Evolution sur le marché du logement locatif

Il en va tout autrement sur le marché du logement locatif. Les vacances y avaient dernièrement connu une augmentation inquiétante et les niveaux de près de 3 % y sont nettement plus élevés que dans le secteur du logement en propriété, où ils s'établissent à 0,6 %. Mais là aussi, on constate une réaction de l'offre. Précisons qu'elle réagit à la baisse récente de la migration et non au coronavirus. La réserve de logement diminue à vue d'œil. Dernièrement, il y a de nouveau eu moins de demandes de permis de construire et la production n'augmente plus. La nouveauté réside dans le fait que les vacances affectent désormais aussi les immeubles existants. On ne peut pas encore parler de dynamique, mais les nouveaux logements font désormais jeu égal et évincent progressivement les plus anciens. Cela peut être lié au fait que les prix de la construction n'augmentent plus et que l'offre qui arrive sur le marché est plus attrayante que les immeubles existants. Alors qu'il était autrefois normal de prévoir plus de temps pour la commercialisation d'un nouveau logement que d'un logement existant, ce n'est plus le cas désormais. Les personnes tourmentées par le coronavirus qui sont à la recherche d'un logement peuvent y trouver leur compte, du moins hors des agglomérations. Dans ces dernières, le marché est encore extrêmement illiquide.

 

Le calme avant la tempête?

Ceux qui pensent que le coronavirus a fait des ravages au moins sur le marché des surfaces de commerce de détail se trompent. Rappelons cependant que le marché était déjà affecté avant le confinement et ses conséquences. Notamment dans le secteur nonfood, une politique de rabais impitoyable a été menée ces deux dernières décennies, entraînant l'affaiblissement des marges.
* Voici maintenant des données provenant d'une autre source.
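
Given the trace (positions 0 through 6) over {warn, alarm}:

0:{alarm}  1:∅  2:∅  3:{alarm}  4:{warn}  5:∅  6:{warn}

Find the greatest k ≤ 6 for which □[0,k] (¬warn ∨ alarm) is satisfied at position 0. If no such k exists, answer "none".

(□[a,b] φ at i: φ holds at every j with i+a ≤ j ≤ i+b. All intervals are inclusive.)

3

(¬warn ∨ alarm) must hold from j=0 onward; find where it first fails.
  j=0: holds
  j=1: holds
  j=2: holds
  j=3: holds
  j=4: fails
Holds on [0,3], so largest k = 3.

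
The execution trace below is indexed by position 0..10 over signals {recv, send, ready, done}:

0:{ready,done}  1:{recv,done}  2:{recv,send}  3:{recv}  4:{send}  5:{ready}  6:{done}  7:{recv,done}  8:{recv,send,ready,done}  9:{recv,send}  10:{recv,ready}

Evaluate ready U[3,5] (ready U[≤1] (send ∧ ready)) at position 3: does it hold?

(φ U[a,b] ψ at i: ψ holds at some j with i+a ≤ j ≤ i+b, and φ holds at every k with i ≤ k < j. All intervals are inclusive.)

Need some j in [6,8] with (ready U[≤1] (send ∧ ready)), and ready at every k in [3,j-1].
  j=6: (ready U[≤1] (send ∧ ready)) — fails.
  j=7: (ready U[≤1] (send ∧ ready)) — fails.
  j=8: (ready U[≤1] (send ∧ ready)) holds, but ready fails at k=3 → not this j.
No j in the window works → until fails.

Does not hold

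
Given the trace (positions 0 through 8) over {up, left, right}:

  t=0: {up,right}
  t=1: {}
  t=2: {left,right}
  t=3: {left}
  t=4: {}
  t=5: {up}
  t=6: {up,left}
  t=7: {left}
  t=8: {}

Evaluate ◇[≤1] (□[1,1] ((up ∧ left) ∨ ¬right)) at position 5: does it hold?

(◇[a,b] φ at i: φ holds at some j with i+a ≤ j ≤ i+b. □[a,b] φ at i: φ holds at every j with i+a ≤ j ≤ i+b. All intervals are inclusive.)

Holds

Check □[1,1] ((up ∧ left) ∨ ¬right) at each j in [5,6]:
  j=5: holds on [6,6]
  j=6: holds on [7,7]
Found at j=5 → formula holds.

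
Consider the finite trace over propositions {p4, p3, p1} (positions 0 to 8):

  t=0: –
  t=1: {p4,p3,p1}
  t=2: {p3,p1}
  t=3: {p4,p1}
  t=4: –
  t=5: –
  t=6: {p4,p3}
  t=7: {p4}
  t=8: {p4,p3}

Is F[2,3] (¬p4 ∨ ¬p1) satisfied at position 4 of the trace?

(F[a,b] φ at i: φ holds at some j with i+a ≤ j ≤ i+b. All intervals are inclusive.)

Check (¬p4 ∨ ¬p1) at each j in [6,7]:
  j=6: true
  j=7: true
Found at j=6 → formula holds.

Yes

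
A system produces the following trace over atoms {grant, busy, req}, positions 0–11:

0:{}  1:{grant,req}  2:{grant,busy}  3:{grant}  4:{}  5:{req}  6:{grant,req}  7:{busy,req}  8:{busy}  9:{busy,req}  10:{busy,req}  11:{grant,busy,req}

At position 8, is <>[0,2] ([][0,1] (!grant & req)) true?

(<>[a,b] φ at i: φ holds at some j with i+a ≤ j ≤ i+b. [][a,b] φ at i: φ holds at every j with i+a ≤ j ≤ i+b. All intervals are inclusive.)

Check [][0,1] (!grant & req) at each j in [8,10]:
  j=8: fails at 8
  j=9: holds on [9,10]
  j=10: fails at 11
Found at j=9 → formula holds.

Yes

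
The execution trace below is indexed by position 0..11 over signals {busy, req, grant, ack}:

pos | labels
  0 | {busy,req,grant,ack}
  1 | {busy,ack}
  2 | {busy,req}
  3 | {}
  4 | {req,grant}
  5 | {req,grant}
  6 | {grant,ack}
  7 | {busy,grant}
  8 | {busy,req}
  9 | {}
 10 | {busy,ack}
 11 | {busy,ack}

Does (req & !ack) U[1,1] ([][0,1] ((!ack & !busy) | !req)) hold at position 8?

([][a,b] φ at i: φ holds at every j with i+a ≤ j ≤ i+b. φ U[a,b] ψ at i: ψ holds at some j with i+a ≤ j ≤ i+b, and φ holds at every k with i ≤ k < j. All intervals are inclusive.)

Need some j in [9,9] with [][0,1] ((!ack & !busy) | !req), and (req & !ack) at every k in [8,j-1].
  j=9: [][0,1] ((!ack & !busy) | !req) holds; (req & !ack) holds at every k in [8,8] → satisfied.

True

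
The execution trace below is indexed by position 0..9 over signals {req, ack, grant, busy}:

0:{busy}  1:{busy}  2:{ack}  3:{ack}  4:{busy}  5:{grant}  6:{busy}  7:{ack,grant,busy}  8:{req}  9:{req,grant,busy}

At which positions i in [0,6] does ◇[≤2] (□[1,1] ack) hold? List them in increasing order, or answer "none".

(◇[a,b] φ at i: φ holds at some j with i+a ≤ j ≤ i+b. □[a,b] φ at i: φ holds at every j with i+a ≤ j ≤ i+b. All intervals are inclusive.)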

La fluctuation dans le commerce stationnaire est généralement plus élevée et les grandes chaînes de magasins se reformatent sans cesse depuis 20 ans. Aucun acteur du marché ne s'est jamais plaint d'un manque de mouvement. Le coronavirus en a cependant contraints quelques-uns à l'abandon, entraînant une augmentation des surfaces de commerce de détail vacantes à plus de 6 %. Mais il y a aussi de nouvelles créations et elles sont mêmes plus nombreuses que l'an dernier, alors que le nombre de cas d'insolvabilité est en baisse. Dans le commerce de détail, il a reculé de 20 % au cours des neuf premiers mois de l'année, contre 21 % dans la restauration. En même temps, les nouvelles créations dans le commerce de détail ont progressé de 9 % et de 1 % dans la restauration. Les nouvelles entreprises auront à leur tour besoin de surfaces et ce circuit permet au marché de fonctionner, avec actuellement une légère augmentation de la volatilité. Voilà tout ce qu'il y a à dire à propos du coronavirus sur le marché immobilier suisse et on peut en conclure qu'il fait honneur à son nom, en restant immobile alors que tout vacille autour de lui, et donc stable.